Actually the example you quoted, is about a congested interface, because when the voice packet arrives, another packet is being sent out. Being the interface in the example a mere 64 kpbs, this happens quite often.

But, on high speed like fast ethernet that can transmit 144,000 packets per second, there is no much probability that congestion (more than few packets in queue, or packet drops) will ever happen.

So there is a big difference waiting for packets to be transmitted over a slow or a fast link.

ciscoforum Mon, 06/11/2007 - 13:20

I agree with you that slow link for sure has more chance to be congested. But even fast link you stil have to wait the data packets to be sent out if no priority used. Say you have 10M link, there is FTP packet train each with 1500 byte are sending. Then voice has to be waited until it is finished. If the tfp size is 1M byte, then you could wait about 1s before send the voice. And it's not congested yet since 1Mbyte technically only uses 9Mbits link.

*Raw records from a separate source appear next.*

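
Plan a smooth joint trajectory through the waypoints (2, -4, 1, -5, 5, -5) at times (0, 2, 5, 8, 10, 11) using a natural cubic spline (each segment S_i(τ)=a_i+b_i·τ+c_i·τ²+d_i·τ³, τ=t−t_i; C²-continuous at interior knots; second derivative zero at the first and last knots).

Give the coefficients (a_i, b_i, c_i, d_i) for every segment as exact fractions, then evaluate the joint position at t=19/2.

  seg 0: a=2 b=-6331/1419 c=0 d=1037/2838
  seg 1: a=-4 b=-109/1419 c=1037/473 d=-6859/12771
  seg 2: a=1 b=-2020/1419 c=-3748/1419 d=10426/12771
  seg 3: a=-5 b=6770/1419 c=2226/473 d=-13031/5676
  seg 4: a=5 b=-5611/1419 c=-8579/946 d=8579/2838
S(19/2) = 75633/15136

Δ: Δ0=-3, Δ1=5/3, Δ2=-2, Δ3=5, Δ4=-10
row 1: diag=10, rhs=28; c'=3/10, d'=14/5
row 2: denom=12−3·3/10=111/10; d'=(-22−3·14/5)/(111/10)=-304/111
row 3: denom=10−3·10/37=340/37; d'=(42−3·-304/111)/(340/37)=929/170
row 4: denom=6−2·37/170=473/85; d'=(-90−2·929/170)/(473/85)=-8579/473
back: M4=-8579/473
back: M3=929/170−37/170·-8579/473=4452/473
back: M2=-304/111−10/37·4452/473=-7496/1419
back: M1=14/5−3/10·-7496/1419=2074/473
M: M0=0, M1=2074/473, M2=-7496/1419, M3=4452/473, M4=-8579/473, M5=0
seg 0: a=2, c=M0/2=0, d=(M1−M0)/(6·2)=1037/2838, b=Δ0−h0·(2M0+M1)/6=-6331/1419
seg 1: a=-4, c=M1/2=1037/473, d=(M2−M1)/(6·3)=-6859/12771, b=Δ1−h1·(2M1+M2)/6=-109/1419
seg 2: a=1, c=M2/2=-3748/1419, d=(M3−M2)/(6·3)=10426/12771, b=Δ2−h2·(2M2+M3)/6=-2020/1419
seg 3: a=-5, c=M3/2=2226/473, d=(M4−M3)/(6·2)=-13031/5676, b=Δ3−h3·(2M3+M4)/6=6770/1419
seg 4: a=5, c=M4/2=-8579/946, d=(M5−M4)/(6·1)=8579/2838, b=Δ4−h4·(2M4+M5)/6=-5611/1419
t_q=19/2 → seg 3, τ=3/2; S=-5+6770/1419·τ+2226/473·τ²+-13031/5676·τ³=75633/15136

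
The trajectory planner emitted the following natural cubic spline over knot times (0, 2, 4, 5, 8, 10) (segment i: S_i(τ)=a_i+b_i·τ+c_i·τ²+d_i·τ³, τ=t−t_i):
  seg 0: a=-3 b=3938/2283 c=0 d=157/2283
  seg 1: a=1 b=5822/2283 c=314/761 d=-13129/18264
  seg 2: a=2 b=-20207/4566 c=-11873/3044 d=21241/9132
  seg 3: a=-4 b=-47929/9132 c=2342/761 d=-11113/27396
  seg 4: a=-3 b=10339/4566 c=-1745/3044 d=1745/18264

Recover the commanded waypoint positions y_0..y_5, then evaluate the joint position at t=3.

y_0=-3 y_1=1 y_2=2 y_3=-4 y_4=-3 y_5=0
S(3) = 19749/6088

y_0 = S_0(0) = a_0 = -3
y_1 = S_1(0) = a_1 = 1
y_2 = S_2(0) = a_2 = 2
y_3 = S_3(0) = a_3 = -4
y_4 = S_4(0) = a_4 = -3
y_5 = S_4(2) = 0
t_q=3 is in segment 1 (τ=1); S_1(τ)=19749/6088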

Paolo Bevilacqua Mon, 06/11/2007 - 14:00

Hmm no, is not like that, let's take you example.

FTP being TCP does not really sends packet trains but is limited to the TCP window size. After a little bit of time (and few packet drops perhaps) it will adapt nicely and will start sending at a steady rate, let's sat 9 mpbs per second. There is still 1 mbps left, now without QoS it will be strictly FIFO. One voice call being some 110 kpbs will still work, and believe me, no packet will ever wait 1 sec, because the default of 40 packets output queue size on a 10 mbps interface, means less than 50 msec for packet size 1500 !

Rememeber that one single TCP flow is never enough to completely fill a link.

Now, it that circuit was shared by many many users, or with aggressive UDP senders, yes you could have issues.

You can try that in your lab if you want.

ciscoforum Tue, 06/12/2007 - 11:13

My point is priority queuing is still should be used even in a non congested link if priority is configured. Take the same example above(or maybe say UDP for argument per say), voice will wait more time at least 50ms in your calculation. But if priority is being used then voice doesn't have to wait so long. It could just wait for one packet.

Paolo Bevilacqua Tue, 06/12/2007 - 12:01

Hi,

We may agree to disagree.

I have no interest in making you not to configure QoS on LAN interfaces, it's just that is useless.

I don't say this to make weight my opinion, but I've formed it in 15 years of networking, and I was with cisco already when voice and qos was introduced, and I was lucky enough to have it proved many times on both real networks, and sophisticated laboratories.